A ideia central da preparação de Maye para sua segunda temporada no sistema do coordenador ofensivo Josh McDaniels pode ser resumida em uma frase que tem circulado entre a comissão técnica: “weaponize his mind”, ou seja, transformar a mente do quarterback em uma arma. A expressão, usada pelo treinador de quarterbacks Ashton Grant, engloba bem a filosofia adotada pela equipe nesta offseason.
Mas o que significa, na prática, armar a mente de um quarterback? A resposta está nos detalhes do trabalho diário nos treinos. Durante as práticas de offseason, McDaniels passou a adotar um exercício inusitado: ele apressava Maye até a linha de scrimmage sem, no entanto, lhe fornecer a jogada chamada previamente. O quarterback era colocado diante de uma situação real de jogo, sem o conforto do roteiro ensaiado, e precisava tomar decisões por conta própria.
Na NFL moderna, isso pode ser a diferença de um bom para um excelente quarterback
O objetivo não era expor o jovem jogador ou colocá-lo em uma situação constrangedora. Era, ao contrário, criar um ambiente controlado onde o erro pudesse ser estudado, discutido e transformado em aprendizado. “Então podemos ir para a sala de reuniões e falar sobre o que ele estava pensando, por que estava pensando dessa forma”, explicou Grant. “Se foi uma boa resposta, você dá um tapinha nas costas. Se é algo que queremos ajustar ou corrigir, conversamos sobre isso.”

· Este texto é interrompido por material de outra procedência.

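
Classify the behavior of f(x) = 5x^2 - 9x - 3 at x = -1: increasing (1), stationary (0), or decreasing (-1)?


Compute f'(x) to determine behavior:
f'(x) = 10x - 9
f'(-1) = 10 * (-1) - 9
= -10 - 9
= -19
Since f'(-1) < 0, the function is decreasing (-1)

-1


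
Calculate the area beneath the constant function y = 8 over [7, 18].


The area under a constant function y = 8 is a rectangle.
Width = 18 - 7 = 11
Height = 8
Area = width * height
= 11 * 8
= 88

88


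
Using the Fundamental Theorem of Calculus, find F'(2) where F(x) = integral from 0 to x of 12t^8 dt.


By the Fundamental Theorem of Calculus (Part 1):
If F(x) = integral from 0 to x of f(t) dt, then F'(x) = f(x)
Here f(t) = 12t^8
So F'(x) = 12x^8
Evaluate at x = 2:
F'(2) = 12 * 2^8
= 12 * 256
= 3072

3072


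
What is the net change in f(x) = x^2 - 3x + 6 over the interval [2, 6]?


Net change = f(b) - f(a)
f(x) = x^2 - 3x + 6
Compute f(6):
f(6) = 1 * 6^2 - 3 * 6 + 6
= 36 - 18 + 6
= 24
Compute f(2):
f(2) = 1 * 2^2 - 3 * 2 + 6
= 4 - 6 + 6
= 4
Net change = 24 - 4 = 20

20


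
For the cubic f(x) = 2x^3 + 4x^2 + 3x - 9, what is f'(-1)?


Differentiate f(x) = 2x^3 + 4x^2 + 3x - 9 term by term:
f'(x) = 6x^2 + 8x + 3
Substitute x = -1:
f'(-1) = 6 * (-1)^2 + 8 * (-1) + 3
= 6 - 8 + 3
= 1

1


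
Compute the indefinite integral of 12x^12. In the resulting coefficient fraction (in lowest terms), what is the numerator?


Apply the power rule for integration:
integral of ax^n dx = a/(n+1) * x^(n+1) + C
integral of 12x^12 dx
= 12/13 * x^13 + C
The coefficient in lowest terms is 12/13, and its numerator is 12

12


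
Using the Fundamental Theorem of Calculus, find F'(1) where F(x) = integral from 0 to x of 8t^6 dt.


By the Fundamental Theorem of Calculus (Part 1):
If F(x) = integral from 0 to x of f(t) dt, then F'(x) = f(x)
Here f(t) = 8t^6
So F'(x) = 8x^6
Evaluate at x = 1:
F'(1) = 8 * 1^6
= 8 * 1
= 8

8


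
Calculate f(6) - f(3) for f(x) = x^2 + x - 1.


Net change = f(b) - f(a)
f(x) = x^2 + x - 1
Compute f(6):
f(6) = 1 * 6^2 + 1 * 6 - 1
= 36 + 6 - 1
= 41
Compute f(3):
f(3) = 1 * 3^2 + 1 * 3 - 1
= 9 + 3 - 1
= 11
Net change = 41 - 11 = 30

30


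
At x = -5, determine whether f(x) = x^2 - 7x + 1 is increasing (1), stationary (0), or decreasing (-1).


Compute f'(x) to determine behavior:
f'(x) = 2x - 7
f'(-5) = 2 * (-5) - 7
= -10 - 7
= -17
Since f'(-5) < 0, the function is decreasing (-1)

-1


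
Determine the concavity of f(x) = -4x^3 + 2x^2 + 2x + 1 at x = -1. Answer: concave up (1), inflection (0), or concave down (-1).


Concavity is determined by the sign of f''(x).
f(x) = -4x^3 + 2x^2 + 2x + 1
f'(x) = -12x^2 + 4x + 2
f''(x) = -24x + 4
f''(-1) = -24 * (-1) + 4
= 24 + 4
= 28
Since f''(-1) > 0, the function is concave up (1)

1


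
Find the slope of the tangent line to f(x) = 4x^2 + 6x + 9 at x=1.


The slope of the tangent line equals f'(x) at the point.
f(x) = 4x^2 + 6x + 9
f'(x) = 8x + 6
At x = 1:
f'(1) = 8 * 1 + 6
= 8 + 6
= 14

14


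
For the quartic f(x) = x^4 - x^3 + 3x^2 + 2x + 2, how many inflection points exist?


Inflection points occur where f''(x) = 0 and concavity changes.
f(x) = x^4 - x^3 + 3x^2 + 2x + 2
f'(x) = 4x^3 - 3x^2 + 6x + 2
f''(x) = 12x^2 - 6x + 6
This is a quadratic in x. Use the discriminant to count real roots.
Discriminant = (-6)^2 - 4 * 12 * 6
= 36 - 288
= -252
Since discriminant < 0, f''(x) = 0 has no real solutions.
Number of inflection points: 0

0


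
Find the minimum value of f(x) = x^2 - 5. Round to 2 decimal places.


For a quadratic f(x) = ax^2 + bx + c with a > 0, the minimum is at the vertex.
Vertex x-coordinate: x = -b/(2a)
x = -(0) / (2 * 1)
x = 0/2 = 0
Substitute back to find the minimum value:
f(0) = 1 * 0^2 + 0 * 0 - 5
= 0 + 0 - 5
= -5 = -5.00

-5.00


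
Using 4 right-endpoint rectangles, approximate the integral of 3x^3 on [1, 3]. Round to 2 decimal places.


Right Riemann sum uses right endpoints of each subinterval.
Interval: [1, 3], n = 4
dx = (3 - 1) / 4 = 1/2
Right endpoints: [3/2, 2, 5/2, 3]
f values: [81/8, 24, 375/8, 81]
Sum = dx * (sum of f values)
= 1/2 * 162
= 81 = 81.00

81.00


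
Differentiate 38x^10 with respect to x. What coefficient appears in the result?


We apply the power rule: d/dx [ax^n] = a*n * x^(n-1)
d/dx [38x^10]
= 38 * 10 * x^(10-1)
= 380x^9
The coefficient is 380

380


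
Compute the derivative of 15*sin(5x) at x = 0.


Apply the chain rule to differentiate 15*sin(5x):
d/dx [15*sin(5x)]
= 15 * cos(5x) * d/dx(5x)
= 15 * 5 * cos(5x)
= 75 * cos(5x)
Evaluate at x = 0:
= 75 * cos(0)
= 75 * 1
= 75

75


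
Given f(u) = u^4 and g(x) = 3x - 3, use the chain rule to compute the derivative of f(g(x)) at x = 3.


Using the chain rule: (f(g(x)))' = f'(g(x)) * g'(x)
First, find g(3):
g(3) = 3 * 3 - 3 = 6
Next, f'(u) = 4u^3
And g'(x) = 3
So f'(g(3)) * g'(3)
= 4 * 6^3 * 3
= 4 * 216 * 3
= 2592

2592


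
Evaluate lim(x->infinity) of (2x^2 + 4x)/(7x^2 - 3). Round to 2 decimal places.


For limits at infinity with equal-degree polynomials,
we compare leading coefficients.
Numerator leading term: 2x^2
Denominator leading term: 7x^2
Divide both by x^2:
lim = (2 + 4/x) / (7 - 3/x^2)
As x -> infinity, the 1/x and 1/x^2 terms vanish:
= 2/7 ≈ 0.29

0.29


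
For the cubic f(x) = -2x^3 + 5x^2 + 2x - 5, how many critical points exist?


Find where f'(x) = 0:
f(x) = -2x^3 + 5x^2 + 2x - 5
f'(x) = -6x^2 + 10x + 2
This is a quadratic in x. Use the discriminant to count real roots.
Discriminant = (10)^2 - 4 * (-6) * 2
= 100 - (-48)
= 148
Since discriminant > 0, f'(x) = 0 has 2 real solutions.
Number of critical points: 2

2


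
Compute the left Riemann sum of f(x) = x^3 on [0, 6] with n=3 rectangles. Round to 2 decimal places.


Left Riemann sum uses left endpoints of each subinterval.
Interval: [0, 6], n = 3
dx = (6 - 0) / 3 = 2
Left endpoints: [0, 2, 4]
f values: [0, 8, 64]
Sum = dx * (sum of f values)
= 2 * 72
= 144 = 144.00

144.00


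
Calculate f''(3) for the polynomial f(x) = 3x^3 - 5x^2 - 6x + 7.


First derivative:
f'(x) = 9x^2 - 10x - 6
Second derivative:
f''(x) = 18x - 10
Substitute x = 3:
f''(3) = 18 * 3 - 10
= 54 - 10
= 44

44


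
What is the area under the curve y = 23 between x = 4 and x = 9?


The area under a constant function y = 23 is a rectangle.
Width = 9 - 4 = 5
Height = 23
Area = width * height
= 5 * 23
= 115

115


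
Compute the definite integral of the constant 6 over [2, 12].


The integral of a constant k over [a, b] equals k * (b - a).
integral from 2 to 12 of 6 dx
= 6 * (12 - 2)
= 6 * 10
= 60

60


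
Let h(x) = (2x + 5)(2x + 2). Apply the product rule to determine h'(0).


Let u(x) = 2x + 5 and v(x) = 2x + 2
u'(x) = 2
v'(x) = 2
Product rule: h'(x) = u'(x)*v(x) + u(x)*v'(x)
= 2 * (2x + 2) + (2x + 5) * 2
At x = 0:
u(0) = 2 * 0 + 5 = 5
v(0) = 2 * 0 + 2 = 2
h'(0) = 2 * 2 + 5 * 2
= 4 + 10
= 14

14


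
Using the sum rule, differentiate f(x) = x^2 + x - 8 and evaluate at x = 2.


Differentiate term by term using power and sum rules:
f(x) = x^2 + x - 8
f'(x) = 2x + 1
Substitute x = 2:
f'(2) = 2 * 2 + 1
= 4 + 1
= 5

5


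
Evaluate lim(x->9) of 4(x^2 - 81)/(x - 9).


Direct substitution gives 0/0, so we factor the numerator.
Factor: 4(x^2 - 81) = 4 * (x - 9)(x + 9)
Cancel the common factor (x - 9):
4(x^2 - 81)/(x - 9) = 4 * (x + 9)
Now substitute x = 9:
= 4 * (9 + 9) = 72

72


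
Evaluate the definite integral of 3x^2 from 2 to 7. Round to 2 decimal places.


Find the antiderivative of 3x^2:
F(x) = 3/3 * x^3
Apply the Fundamental Theorem of Calculus:
F(7) - F(2)
= 3/3 * 7^3 - 3/3 * 2^3
= 3/3 * (343 - 8)
= 3/3 * 335
= 335 = 335.00

335.00


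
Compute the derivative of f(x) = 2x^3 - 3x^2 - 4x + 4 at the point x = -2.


Differentiate f(x) = 2x^3 - 3x^2 - 4x + 4 term by term:
f'(x) = 6x^2 - 6x - 4
Substitute x = -2:
f'(-2) = 6 * (-2)^2 - 6 * (-2) - 4
= 24 + 12 - 4
= 32

32


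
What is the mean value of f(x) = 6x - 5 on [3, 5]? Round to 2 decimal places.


Average value = 1/(b-a) * integral from a to b of f(x) dx
First compute the integral of 6x - 5:
F(x) = 3x^2 - 5x
F(5) = 3 * 25 - 5 * 5 = 50
F(3) = 3 * 9 - 5 * 3 = 12
Integral = 50 - 12 = 38
Average = 38 / (5 - 3) = 38 / 2
= 19 = 19.00

19.00


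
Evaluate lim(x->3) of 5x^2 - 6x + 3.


Since polynomials are continuous, we use direct substitution.
lim(x->3) of 5x^2 - 6x + 3
= 5 * 3^2 - 6 * 3 + 3
= 45 - 18 + 3
= 30

30


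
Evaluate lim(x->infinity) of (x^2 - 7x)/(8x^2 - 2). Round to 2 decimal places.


For limits at infinity with equal-degree polynomials,
we compare leading coefficients.
Numerator leading term: x^2
Denominator leading term: 8x^2
Divide both by x^2:
lim = (1 - 7/x) / (8 - 2/x^2)
As x -> infinity, the 1/x and 1/x^2 terms vanish:
= 1/8 ≈ 0.13

0.13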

Grant foi ainda mais direto ao justificar a metodologia. Para ele, dizer ao jogador que “resolva os problemas” sem nunca deixá-lo praticar a resolução desses problemas é como falar com uma parede de cimento. A frase é direta e revela uma compreensão sofisticada do processo de formação de quarterbacks da NFL moderna.

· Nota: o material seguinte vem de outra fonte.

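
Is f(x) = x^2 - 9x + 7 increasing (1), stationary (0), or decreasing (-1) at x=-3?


Compute f'(x) to determine behavior:
f'(x) = 2x - 9
f'(-3) = 2 * (-3) - 9
= -6 - 9
= -15
Since f'(-3) < 0, the function is decreasing (-1)

-1


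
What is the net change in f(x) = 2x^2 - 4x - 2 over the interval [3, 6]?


Net change = f(b) - f(a)
f(x) = 2x^2 - 4x - 2
Compute f(6):
f(6) = 2 * 6^2 - 4 * 6 - 2
= 72 - 24 - 2
= 46
Compute f(3):
f(3) = 2 * 3^2 - 4 * 3 - 2
= 18 - 12 - 2
= 4
Net change = 46 - 4 = 42

42


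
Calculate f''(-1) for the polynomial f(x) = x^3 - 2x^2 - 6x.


First derivative:
f'(x) = 3x^2 - 4x - 6
Second derivative:
f''(x) = 6x - 4
Substitute x = -1:
f''(-1) = 6 * (-1) - 4
= -6 - 4
= -10

-10


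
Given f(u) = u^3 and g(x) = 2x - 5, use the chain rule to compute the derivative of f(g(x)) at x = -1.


Using the chain rule: (f(g(x)))' = f'(g(x)) * g'(x)
First, find g(-1):
g(-1) = 2 * (-1) - 5 = -7
Next, f'(u) = 3u^2
And g'(x) = 2
So f'(g(-1)) * g'(-1)
= 3 * (-7)^2 * 2
= 3 * 49 * 2
= 294

294


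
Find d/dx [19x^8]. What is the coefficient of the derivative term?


We apply the power rule: d/dx [ax^n] = a*n * x^(n-1)
d/dx [19x^8]
= 19 * 8 * x^(8-1)
= 152x^7
The coefficient is 152

152


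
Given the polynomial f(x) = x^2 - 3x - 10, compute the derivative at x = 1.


Differentiate term by term using power and sum rules:
f(x) = x^2 - 3x - 10
f'(x) = 2x - 3
Substitute x = 1:
f'(1) = 2 * 1 - 3
= 2 - 3
= -1

-1


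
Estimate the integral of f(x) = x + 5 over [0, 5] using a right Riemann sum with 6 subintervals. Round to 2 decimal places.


Right Riemann sum uses right endpoints of each subinterval.
Interval: [0, 5], n = 6
dx = (5 - 0) / 6 = 5/6
Right endpoints: [5/6, 5/3, 5/2, 10/3, 25/6, 5]
f values: [35/6, 20/3, 15/2, 25/3, 55/6, 10]
Sum = dx * (sum of f values)
= 5/6 * 95/2
= 475/12 ≈ 39.58

39.58


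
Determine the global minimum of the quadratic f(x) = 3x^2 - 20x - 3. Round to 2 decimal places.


For a quadratic f(x) = ax^2 + bx + c with a > 0, the minimum is at the vertex.
Vertex x-coordinate: x = -b/(2a)
x = -(-20) / (2 * 3)
x = 20/6 = 10/3
Substitute back to find the minimum value:
f(10/3) = 3 * (10/3)^2 - 20 * (10/3) - 3
= 100/3 - 200/3 - 3
= -109/3 ≈ -36.33

-36.33


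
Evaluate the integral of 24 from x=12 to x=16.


The integral of a constant k over [a, b] equals k * (b - a).
integral from 12 to 16 of 24 dx
= 24 * (16 - 12)
= 24 * 4
= 96

96


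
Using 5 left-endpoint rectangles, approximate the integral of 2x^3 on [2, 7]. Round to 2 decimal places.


Left Riemann sum uses left endpoints of each subinterval.
Interval: [2, 7], n = 5
dx = (7 - 2) / 5 = 1
Left endpoints: [2, 3, 4, 5, 6]
f values: [16, 54, 128, 250, 432]
Sum = dx * (sum of f values)
= 1 * 880
= 880 = 880.00

880.00


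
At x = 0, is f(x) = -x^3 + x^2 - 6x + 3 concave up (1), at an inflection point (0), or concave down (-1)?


Concavity is determined by the sign of f''(x).
f(x) = -x^3 + x^2 - 6x + 3
f'(x) = -3x^2 + 2x - 6
f''(x) = -6x + 2
f''(0) = -6 * 0 + 2
= 0 + 2
= 2
Since f''(0) > 0, the function is concave up (1)

1


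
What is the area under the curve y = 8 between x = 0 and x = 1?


The area under a constant function y = 8 is a rectangle.
Width = 1 - 0 = 1
Height = 8
Area = width * height
= 1 * 8
= 8

8


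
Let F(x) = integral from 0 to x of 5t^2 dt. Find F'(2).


By the Fundamental Theorem of Calculus (Part 1):
If F(x) = integral from 0 to x of f(t) dt, then F'(x) = f(x)
Here f(t) = 5t^2
So F'(x) = 5x^2
Evaluate at x = 2:
F'(2) = 5 * 2^2
= 5 * 4
= 20

20


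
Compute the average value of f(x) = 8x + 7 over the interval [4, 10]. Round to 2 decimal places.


Average value = 1/(b-a) * integral from a to b of f(x) dx
First compute the integral of 8x + 7:
F(x) = 4x^2 + 7x
F(10) = 4 * 100 + 7 * 10 = 470
F(4) = 4 * 16 + 7 * 4 = 92
Integral = 470 - 92 = 378
Average = 378 / (10 - 4) = 378 / 6
= 63 = 63.00

63.00


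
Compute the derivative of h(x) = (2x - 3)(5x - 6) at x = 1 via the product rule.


Let u(x) = 2x - 3 and v(x) = 5x - 6
u'(x) = 2
v'(x) = 5
Product rule: h'(x) = u'(x)*v(x) + u(x)*v'(x)
= 2 * (5x - 6) + (2x - 3) * 5
At x = 1:
u(1) = 2 * 1 - 3 = -1
v(1) = 5 * 1 - 6 = -1
h'(1) = 2 * (-1) + (-1) * 5
= -2 - 5
= -7

-7


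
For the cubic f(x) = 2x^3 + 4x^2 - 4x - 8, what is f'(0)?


Differentiate f(x) = 2x^3 + 4x^2 - 4x - 8 term by term:
f'(x) = 6x^2 + 8x - 4
Substitute x = 0:
f'(0) = 6 * 0^2 + 8 * 0 - 4
= 0 + 0 - 4
= -4

-4


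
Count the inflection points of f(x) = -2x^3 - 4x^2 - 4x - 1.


Inflection points occur where f''(x) = 0 and concavity changes.
f(x) = -2x^3 - 4x^2 - 4x - 1
f'(x) = -6x^2 - 8x - 4
f''(x) = -12x - 8
Set f''(x) = 0:
-12x - 8 = 0
x = 8 / (-12) = -2/3
Since f''(x) is linear (degree 1), it changes sign at this point.
Therefore there is exactly 1 inflection point.

1


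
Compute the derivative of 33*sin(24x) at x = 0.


Apply the chain rule to differentiate 33*sin(24x):
d/dx [33*sin(24x)]
= 33 * cos(24x) * d/dx(24x)
= 33 * 24 * cos(24x)
= 792 * cos(24x)
Evaluate at x = 0:
= 792 * cos(0)
= 792 * 1
= 792

792


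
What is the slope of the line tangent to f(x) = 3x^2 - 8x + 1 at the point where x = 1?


The slope of the tangent line equals f'(x) at the point.
f(x) = 3x^2 - 8x + 1
f'(x) = 6x - 8
At x = 1:
f'(1) = 6 * 1 - 8
= 6 - 8
= -2

-2


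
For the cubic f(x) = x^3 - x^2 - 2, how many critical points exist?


Find where f'(x) = 0:
f(x) = x^3 - x^2 - 2
f'(x) = 3x^2 - 2x
This is a quadratic in x. Use the discriminant to count real roots.
Discriminant = (-2)^2 - 4 * 3 * 0
= 4 - 0
= 4
Since discriminant > 0, f'(x) = 0 has 2 real solutions.
Number of critical points: 2

2


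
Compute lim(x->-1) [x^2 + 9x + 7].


Since polynomials are continuous, we use direct substitution.
lim(x->-1) of x^2 + 9x + 7
= 1 * (-1)^2 + 9 * (-1) + 7
= 1 - 9 + 7
= -1

-1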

O que os Patriots estão tentando construir em Maye vai além da capacidade de lançar a bola com precisão ou executar uma jogada conforme treinado. O objetivo é desenvolver nele a habilidade de leitura pré-snap, isto é, a capacidade de observar a formação defensiva adversária antes mesmo do snap da bola e entender o que estará disponível, ou não, durante o lance. Esse nível de leitura é o que separa os bons quarterbacks dos grandes, e é algo que se aprende com repetição e experiência.
Nesse sentido, a iniciativa dos Patriots tem uma lógica clara: como o jogo real oferece situações imprevisíveis que nenhum treino convencional consegue replicar completamente, a solução é criar, dentro das práticas, um ambiente o mais próximo possível dessa imprevisibilidade. Ao colocar Maye em situações de pressão e decisão rápida durante os treinos, a equipe tenta antecipar os desafios que surgirão durante a temporada regular.
McDaniels, um técnico com vasta experiência em sistemas ofensivos complexos, sabe melhor do que ninguém que um quarterback precisa de repetições para crescer. A temporada passada serviu como base, como introdução ao sistema. Agora, o segundo ano traz consigo expectativas mais elevadas, e uma responsabilidade maior sobre os ombros de Maye.
O trabalho conjunto entre McDaniels, Grant e Maye representa uma aposta da franquia no desenvolvimento progressivo e planejado de um quarterback jovem, numa liga onde a impaciência muitas vezes atropela o processo. Os Patriots parecem dispostos a fazer diferente: investir no processo, confiar no método e, acima de tudo, armar a mente de seu quarterback antes de esperar que ele arme o jogo em campo.
A temporada da NFL de 2026 dirá se a aposta valeu a pena.